Will the lack of updates impact operational sustainability? i.e. will your business-critical applications remain operational and functionally capable?
Will the lack of updates create security vulnerabilities? i.e. will your business-critical applications suddenly expose your corporate network to serious security risks?
Important Note for Existing Oracle Customers
Something customers should be asking is “I’m an Oracle Customer, how am I affected??”
Oracle’s feedback is ‘You’re covered for your use of Java SE within an Oracle product having a Java SE dependency.’
Therefore, it stands to reason that Oracle customers should be assessing their existing Oracle agreements and the use of Oracle Java as part of the current Oracle product deployments.
There could potentially be no risk whatsoever associated with the current Java deployments and updates i.e.
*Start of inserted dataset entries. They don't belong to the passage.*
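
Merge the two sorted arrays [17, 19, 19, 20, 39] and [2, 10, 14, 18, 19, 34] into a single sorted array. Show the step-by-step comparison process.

Merging process:

Compare 17 vs 2: take 2 from right. Merged: [2]
Compare 17 vs 10: take 10 from right. Merged: [2, 10]
Compare 17 vs 14: take 14 from right. Merged: [2, 10, 14]
Compare 17 vs 18: take 17 from left. Merged: [2, 10, 14, 17]
Compare 19 vs 18: take 18 from right. Merged: [2, 10, 14, 17, 18]
Compare 19 vs 19: take 19 from left. Merged: [2, 10, 14, 17, 18, 19]
Compare 19 vs 19: take 19 from left. Merged: [2, 10, 14, 17, 18, 19, 19]
Compare 20 vs 19: take 19 from right. Merged: [2, 10, 14, 17, 18, 19, 19, 19]
Compare 20 vs 34: take 20 from left. Merged: [2, 10, 14, 17, 18, 19, 19, 19, 20]
Compare 39 vs 34: take 34 from right. Merged: [2, 10, 14, 17, 18, 19, 19, 19, 20, 34]
Append remaining from left: [39]. Merged: [2, 10, 14, 17, 18, 19, 19, 19, 20, 34, 39]

Final merged array: [2, 10, 14, 17, 18, 19, 19, 19, 20, 34, 39]
Total comparisons: 10

The merged array is [2, 10, 14, 17, 18, 19, 19, 19, 20, 34, 39], requiring 10 comparisons. The merge step runs in O(n) time where n is the total number of elements.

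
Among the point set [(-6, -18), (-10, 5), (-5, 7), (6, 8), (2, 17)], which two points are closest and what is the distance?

Computing all pairwise distances among 5 points:

d((-6, -18), (-10, 5)) = 23.3452
d((-6, -18), (-5, 7)) = 25.02
d((-6, -18), (6, 8)) = 28.6356
d((-6, -18), (2, 17)) = 35.9026
d((-10, 5), (-5, 7)) = 5.3852 <-- minimum
d((-10, 5), (6, 8)) = 16.2788
d((-10, 5), (2, 17)) = 16.9706
d((-5, 7), (6, 8)) = 11.0454
d((-5, 7), (2, 17)) = 12.2066
d((6, 8), (2, 17)) = 9.8489

Closest pair: (-10, 5) and (-5, 7) with distance 5.3852

The closest pair is (-10, 5) and (-5, 7) with Euclidean distance 5.3852. For 5 points, brute-force pairwise comparison is shown above. For large n, the divide-and-conquer algorithm (sort by x, recurse on halves, check the dividing strip) achieves O(n log n).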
Java updates may be available via their existing support arrangements at no additional cost.
Understanding the Risks – Recommended Steps
Discovery and Analysis Phase
- Customer identifies what Java SE is installed
- Versions
- Editions
- Features
- Customer Identifies Java dependent applications (both Commercial and Bespoke)
- Customer rates the Java applications business criticality.
Testing Phase
- Customer tests all business-critical Java applications on OpenJDK or alternative Java solutions.
Licensing Phase
- Customer should create an inventory of Java Licences and support agreements
- Customer should establish if Java Applications are licensed / supported via existing Oracle agreements
- Customer should establish if they have third party licence ‘grants’ (most likely bundled with OEM / Bespoke solutions)
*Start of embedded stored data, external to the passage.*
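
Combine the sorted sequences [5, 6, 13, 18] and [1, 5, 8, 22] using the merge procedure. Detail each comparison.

Merging process:

Compare 5 vs 1: take 1 from right. Merged: [1]
Compare 5 vs 5: take 5 from left. Merged: [1, 5]
Compare 6 vs 5: take 5 from right. Merged: [1, 5, 5]
Compare 6 vs 8: take 6 from left. Merged: [1, 5, 5, 6]
Compare 13 vs 8: take 8 from right. Merged: [1, 5, 5, 6, 8]
Compare 13 vs 22: take 13 from left. Merged: [1, 5, 5, 6, 8, 13]
Compare 18 vs 22: take 18 from left. Merged: [1, 5, 5, 6, 8, 13, 18]
Append remaining from right: [22]. Merged: [1, 5, 5, 6, 8, 13, 18, 22]

Final merged array: [1, 5, 5, 6, 8, 13, 18, 22]
Total comparisons: 7

The merged array is [1, 5, 5, 6, 8, 13, 18, 22], requiring 7 comparisons. The merge step runs in O(n) time where n is the total number of elements.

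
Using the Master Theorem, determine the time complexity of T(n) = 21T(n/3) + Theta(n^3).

Master Theorem for T(n) = 21T(n/3) + O(n^3):

a = 21, b = 3, c = 3
log_b(a) = log_3(21) = 2.7712

Case 3: c = 3 > log_3(21) = 2.7712
T(n) = O(n^3) = O(n^3)

For T(n) = 21T(n/3) + O(n^3): log_3(21) = 2.7712. This is Case 3 of the Master Theorem (c > log_b(a), work dominated by root), giving O(n^3).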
- Customer weighs up the costs and feasibility of switching to OpenJDK vs SE subscription costs.
- Customer estimates the cost of subscription options where applicable
Housekeeping Phase
- Customer removes Java Runtime Environment (JRE) where it has been established that there are commercially licensable features installed / enabled and not licensed / required.
- Unless required for business criticality Customer’s should remove Java SE / JRE from standard builds.
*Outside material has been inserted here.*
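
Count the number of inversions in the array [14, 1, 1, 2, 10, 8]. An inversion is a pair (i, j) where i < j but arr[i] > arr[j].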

If you need assistance on any aspects of Oracle Java SE (from Discovery / Analysis through to Housekeeping as detailed above then please contact us using the form below
References
Oracle Java SE Price list (published August 2018)
http://www.oracle.com/us/corporate/pricing/price-lists/java-se-subscription-pricelist-5028356.pdf
Oracle Java SE Release Cadence
https://blogs.oracle.com/java-platform-group/update-and-faq-on-the-java-se-release-cadence
Oracle Java SE Support Roadmap
https://www.oracle.com/technetwork/java/java-se-support-roadmap.html
FAQ’s published by Oracle https://www.oracle.com/technetwork/java/javaseproducts/overview/javasesubscriptionfaq-4891443.html
Disclaimer Notice
The information contained in this document is for general guidance on the matter of Oracle Java licensing only. Given the changing nature of laws and licensing rules and the fundamental exposure of electronic communications, there may be omissions or inaccuracies in information contained in this document. Accordingly, the information contained in this document is provided with the understanding that the authors are not herein engaged in providing legal advice. As such, it should not be used as a substitute for consultation with professional legal advisors. Before making a decision or taking action, you should consult your professional legal advisors.
While we have made every attempt to ensure that the information contained in this document has been obtained from reliable sources, Business Continuity Services Ltd is not responsible for any errors or omissions, or for the results obtained from the use of this information. All information in this document is provided “at face value”, with no guarantee of completeness, accuracy or future relevance of the results obtained from the use of this information.